The surprising solution turned out to be a common weed killer, as reported by Watt and his colleagues in the October issue of the Journal of The Electrochemical Society. Watt shares his wonderfully appropriate last name with his great-great-uncle James Watt, the inventor of the steam engine.

The effectiveness of this cheap and abundant herbicide is a boon to carbohydrate-based fuel cells. By contrast, hydrogen-based fuel cells like those developed by General Motors require costly platinum as a catalyst.

The study reported experiments that yielded a 29 percent conversion rate, or the transfer of 7 of the 24 available electrons per glucose molecule.
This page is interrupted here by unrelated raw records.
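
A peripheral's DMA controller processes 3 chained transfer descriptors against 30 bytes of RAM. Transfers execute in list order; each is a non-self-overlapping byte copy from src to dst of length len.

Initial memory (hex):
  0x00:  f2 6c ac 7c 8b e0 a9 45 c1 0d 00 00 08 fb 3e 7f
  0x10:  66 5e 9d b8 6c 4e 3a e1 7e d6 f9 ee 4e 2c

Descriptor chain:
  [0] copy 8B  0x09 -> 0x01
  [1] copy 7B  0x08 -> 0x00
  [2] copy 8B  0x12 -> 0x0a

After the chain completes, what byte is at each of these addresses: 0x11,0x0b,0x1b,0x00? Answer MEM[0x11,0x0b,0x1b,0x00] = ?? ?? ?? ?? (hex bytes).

[0] 0x09->0x01 len=8 : 0d 00 00 08 fb 3e 7f 66
[1] 0x08->0x00 len=7 : 66 0d 00 00 08 fb 3e
[2] 0x12->0x0a len=8 : 9d b8 6c 4e 3a e1 7e d6
query mem[0x11]=0xd6, mem[0x0b]=0xb8, mem[0x1b]=0xee, mem[0x00]=0x66

MEM[0x11,0x0b,0x1b,0x00] = d6 b8 ee 66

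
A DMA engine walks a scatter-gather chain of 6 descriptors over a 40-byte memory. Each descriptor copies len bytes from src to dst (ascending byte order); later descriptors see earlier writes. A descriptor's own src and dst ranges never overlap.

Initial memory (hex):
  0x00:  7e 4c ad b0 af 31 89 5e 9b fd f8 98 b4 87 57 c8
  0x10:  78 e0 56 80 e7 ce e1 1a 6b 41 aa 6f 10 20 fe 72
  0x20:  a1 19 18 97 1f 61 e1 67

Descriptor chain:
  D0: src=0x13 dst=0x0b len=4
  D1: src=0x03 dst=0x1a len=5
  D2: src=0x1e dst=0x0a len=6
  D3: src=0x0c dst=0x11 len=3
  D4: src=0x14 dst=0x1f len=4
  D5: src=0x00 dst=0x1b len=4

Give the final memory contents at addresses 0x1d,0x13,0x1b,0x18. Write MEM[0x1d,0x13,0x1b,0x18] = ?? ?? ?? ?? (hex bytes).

MEM[0x1d,0x13,0x1b,0x18] = ad 18 7e 6b

D0: mem[0x0b..0x0e] <- [80 e7 ce e1]
D1: mem[0x1a..0x1e] <- [b0 af 31 89 5e]
D2: mem[0x0a..0x0f] <- [5e 72 a1 19 18 97]
D3: mem[0x11..0x13] <- [a1 19 18]
D4: mem[0x1f..0x22] <- [e7 ce e1 1a]
D5: mem[0x1b..0x1e] <- [7e 4c ad b0]
query mem[0x1d]=0xad, mem[0x13]=0x18, mem[0x1b]=0x7e, mem[0x18]=0x6b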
The next step for the BYU team is to ramp up the power through design improvements.

“We showed you can get a lot more out of glucose than other people have done before,” said Dean Wheeler, lead faculty author of the paper and a chemical engineering professor in BYU’s Fulton College of Engineering and Technology. “Now we’re trying to get the power density higher so the technology will be more commercially attractive.”

via: http://www.byu.edu

Bookmark and Share

Category: Science | Tags: , , , , ,

1 Response to " Sugar and Herbicide to power future Fuel Cells? "

  1. Rob says:

    Interesting that two things not really good for human life (processed sugar and herbicides) would be a future potential power source.